Elated but exhausted, the hostages arrived in the capital Sanaa a few hours after leaving a hideout in a remote area of the mountainous, and largely lawless, Marib province.
“We lived in danger, they had guns aimed at our backs,” hostage Enzo Bottillo told Reuters through a translator. The kidnappers, from the Zaidi tribe, had threatened to kill the Italians if the government tried to release them by force.
“The situation was very difficult, it’s a difficult thing for anyone to go through,” added another female hostage.
They Italians are due to fly home Friday evening.
The kidnapping on Sunday was the fourth of Westerners in less than two months, and stoked fears of a return to the wave of abductions that swept Yemen several years ago.
Yemeni officials said the kidnappers had surrendered to the authorities after five days of negotiations backed by a huge security siege.

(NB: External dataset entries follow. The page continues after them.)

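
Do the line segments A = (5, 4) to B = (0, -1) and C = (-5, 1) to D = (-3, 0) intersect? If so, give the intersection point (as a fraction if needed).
No (intersection of containing lines falls outside at least one segment)

Parametrize and solve: t = 16/15, s = 7/3. At least one of these is outside [0, 1], so the segments do not intersect.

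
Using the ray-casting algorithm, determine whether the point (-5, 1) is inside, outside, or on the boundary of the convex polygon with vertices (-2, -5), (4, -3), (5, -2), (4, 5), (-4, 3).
The point (-5, 1) lies strictly outside the polygon

Cast a horizontal ray to the right from the query point and count how many polygon edges it crosses (each edge strictly once or zero times, handled with the usual half-open convention). 
Parity of crossings → even ⇒ outside.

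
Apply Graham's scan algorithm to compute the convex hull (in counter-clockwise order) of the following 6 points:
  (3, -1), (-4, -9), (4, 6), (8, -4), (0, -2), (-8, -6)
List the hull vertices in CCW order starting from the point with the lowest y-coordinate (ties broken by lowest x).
Hull (CCW) = [(-4, -9), (8, -4), (4, 6), (-8, -6)]

Graham scan procedure:
  1. Find the pivot p₀ = point with lowest y (tie → lowest x): (-4, -9).
  2. Sort the remaining points by polar angle around p₀.
  3. Walk through sorted points, maintaining a stack; pop the top while the last three entries make a non-left turn (cross product ≤ 0).
  4. Final stack is the convex hull in CCW order: (-4, -9), (8, -4), (4, 6), (-8, -6).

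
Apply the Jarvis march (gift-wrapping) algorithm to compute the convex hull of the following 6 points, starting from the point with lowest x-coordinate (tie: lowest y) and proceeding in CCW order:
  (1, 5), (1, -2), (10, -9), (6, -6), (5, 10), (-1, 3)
Hull (CCW) = [(-1, 3), (1, -2), (6, -6), (10, -9), (5, 10)]

Jarvis march: at each step, from the current hull vertex p, select the next vertex q as the point such that every other point lies strictly to the left of (or on) the directed line p → q. (Equivalently: for every other point r, the cross product (q − p) × (r − p) ≥ 0.)
Starting point (lowest x, tie lowest y): (-1, 3). Wrap until returning to start. Resulting hull: (-1, 3), (1, -2), (6, -6), (10, -9), (5, 10).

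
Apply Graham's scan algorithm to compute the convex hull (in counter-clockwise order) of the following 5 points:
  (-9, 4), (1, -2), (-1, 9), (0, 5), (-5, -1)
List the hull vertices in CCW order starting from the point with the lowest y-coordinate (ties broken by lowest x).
Hull (CCW) = [(1, -2), (0, 5), (-1, 9), (-9, 4), (-5, -1)]

Graham scan procedure:
  1. Find the pivot p₀ = point with lowest y (tie → lowest x): (1, -2).
  2. Sort the remaining points by polar angle around p₀.
  3. Walk through sorted points, maintaining a stack; pop the top while the last three entries make a non-left turn (cross product ≤ 0).
  4. Final stack is the convex hull in CCW order: (1, -2), (0, 5), (-1, 9), (-9, 4), (-5, -1).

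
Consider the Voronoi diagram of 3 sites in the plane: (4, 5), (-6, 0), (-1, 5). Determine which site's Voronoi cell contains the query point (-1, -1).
Nearest site = (-6, 0)

The Voronoi cell of site s contains exactly those query points closer to s than to any other site. Compute squared distances from q = (-1, -1) to each site:
  (-6 − -1)² + (0 − -1)² = 26
  (-1 − -1)² + (5 − -1)² = 36
  (4 − -1)² + (5 − -1)² = 61
Minimum is attained by (-6, 0), so q lies in its Voronoi cell.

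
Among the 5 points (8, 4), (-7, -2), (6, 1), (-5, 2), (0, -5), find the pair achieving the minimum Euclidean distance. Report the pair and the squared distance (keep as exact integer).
Pair = ((8, 4), (6, 1)); squared distance = 13

Compute all C(5, 2) = 10 pairwise squared distances (x_i − x_j)² + (y_i − y_j)². The minimum is 13, attained by the pair ((8, 4), (6, 1)).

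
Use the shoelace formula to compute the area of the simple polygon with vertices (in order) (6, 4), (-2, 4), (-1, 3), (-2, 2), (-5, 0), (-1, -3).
Area = 73/2

Shoelace formula: Area = (1/2) |Σ_i (x_i · y_{i+1} − x_{i+1} · y_i)| (indices mod n). Compute each cross term:
  (6)(4) − (-2)(4) = 32
  (-2)(3) − (-1)(4) = -2
  (-1)(2) − (-2)(3) = 4
  (-2)(0) − (-5)(2) = 10
  (-5)(-3) − (-1)(0) = 15
  (-1)(4) − (6)(-3) = 14
Sum = 73, so (signed) Area = 73/2 = 73/2, |Area| = 73/2.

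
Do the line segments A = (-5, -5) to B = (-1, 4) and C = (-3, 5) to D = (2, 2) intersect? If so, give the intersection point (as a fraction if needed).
Yes; intersection at (-61/57, 73/19) (t = 56/57 on AB, s = 22/57 on CD)

Parametrize AB as A + t(B − A) = (-5 + 4 t, -5 + 9 t) and CD as C + s(D − C) = (-3 + 5 s, 5 + -3 s). Solve the linear system for (t, s). Determinant = 57 ≠ 0, so a unique intersection of the containing lines exists. Solution: t = 56/57, s = 22/57 — both in [0, 1], so the segments cross. Intersection point: (-61/57, 73/19).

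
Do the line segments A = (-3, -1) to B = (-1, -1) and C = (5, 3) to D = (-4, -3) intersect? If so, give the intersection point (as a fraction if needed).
Yes; intersection at (-1, -1) (t = 1 on AB, s = 2/3 on CD)

Parametrize AB as A + t(B − A) = (-3 + 2 t, -1 + 0 t) and CD as C + s(D − C) = (5 + -9 s, 3 + -6 s). Solve the linear system for (t, s). Determinant = 12 ≠ 0, so a unique intersection of the containing lines exists. Solution: t = 1, s = 2/3 — both in [0, 1], so the segments cross. Intersection point: (-1, -1).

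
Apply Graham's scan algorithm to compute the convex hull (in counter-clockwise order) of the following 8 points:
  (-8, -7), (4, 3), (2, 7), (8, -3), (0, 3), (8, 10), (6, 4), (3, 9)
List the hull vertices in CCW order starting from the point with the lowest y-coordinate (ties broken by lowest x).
Hull (CCW) = [(-8, -7), (8, -3), (8, 10), (3, 9)]

Graham scan procedure:
  1. Find the pivot p₀ = point with lowest y (tie → lowest x): (-8, -7).
  2. Sort the remaining points by polar angle around p₀.
  3. Walk through sorted points, maintaining a stack; pop the top while the last three entries make a non-left turn (cross product ≤ 0).
  4. Final stack is the convex hull in CCW order: (-8, -7), (8, -3), (8, 10), (3, 9).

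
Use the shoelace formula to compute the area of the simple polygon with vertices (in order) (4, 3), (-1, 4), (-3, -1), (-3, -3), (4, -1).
Area = 69/2

Shoelace formula: Area = (1/2) |Σ_i (x_i · y_{i+1} − x_{i+1} · y_i)| (indices mod n). Compute each cross term:
  (4)(4) − (-1)(3) = 19
  (-1)(-1) − (-3)(4) = 13
  (-3)(-3) − (-3)(-1) = 6
  (-3)(-1) − (4)(-3) = 15
  (4)(3) − (4)(-1) = 16
Sum = 69, so (signed) Area = 69/2 = 69/2, |Area| = 69/2.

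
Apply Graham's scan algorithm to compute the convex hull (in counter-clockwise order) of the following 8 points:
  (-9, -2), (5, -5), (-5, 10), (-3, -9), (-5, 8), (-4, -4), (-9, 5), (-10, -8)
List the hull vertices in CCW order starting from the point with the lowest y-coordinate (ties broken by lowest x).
Hull (CCW) = [(-3, -9), (5, -5), (-5, 10), (-9, 5), (-10, -8)]

Graham scan procedure:
  1. Find the pivot p₀ = point with lowest y (tie → lowest x): (-3, -9).
  2. Sort the remaining points by polar angle around p₀.
  3. Walk through sorted points, maintaining a stack; pop the top while the last three entries make a non-left turn (cross product ≤ 0).
  4. Final stack is the convex hull in CCW order: (-3, -9), (5, -5), (-5, 10), (-9, 5), (-10, -8).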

A security source said counter-terrorism units were used in the operation and the police said they were still hunting two tribesmen linked to the kidnapping.
It was not clear if the government had agreed to some of the kidnappers’ demands, but previous negotiations with hostage takers in Yemen have often been resolved through compromise.
“We thought we were going to die. The last night was very tense. We were ordered at gunpoint to stay on the floor and remain silent,” hostage Piergiorgio Gamba, 51, was quoted by Italian news agency ANSA as saying.
Bottillo said the kidnappers had kept them in a small room with no toilet facilities. “We lived in isolation from the world,” he added.
Scores of tourists and foreigners working in Yemen have been kidnapped over the last decade by tribesmen demanding better schools, roads and services, or the release of jailed relatives but most hostages have been released unharmed.
Yemeni President Ali Abdullah Saleh has vowed to crack down on abductions, and vowed kidnappers will be prosecuted.
Yemen has put to death two convicted hostage-takers since Tuesday and a state-run Web site said the country had decided to execute all kidnappers of Westerners on death row to serve as a deterrent.
Impoverished Yemen hopes to boost its tourism, but attacks by al Qaeda-linked militants and kidnappings by disgruntled tribesmen have scared off many travellers.
The Italians were seized just a day after five German hostages were freed unharmed. In 2000 a Norwegian diplomat was killed in crossfire, and in 1998 four Westerners died during a botched army attempt to free them from Islamic militants.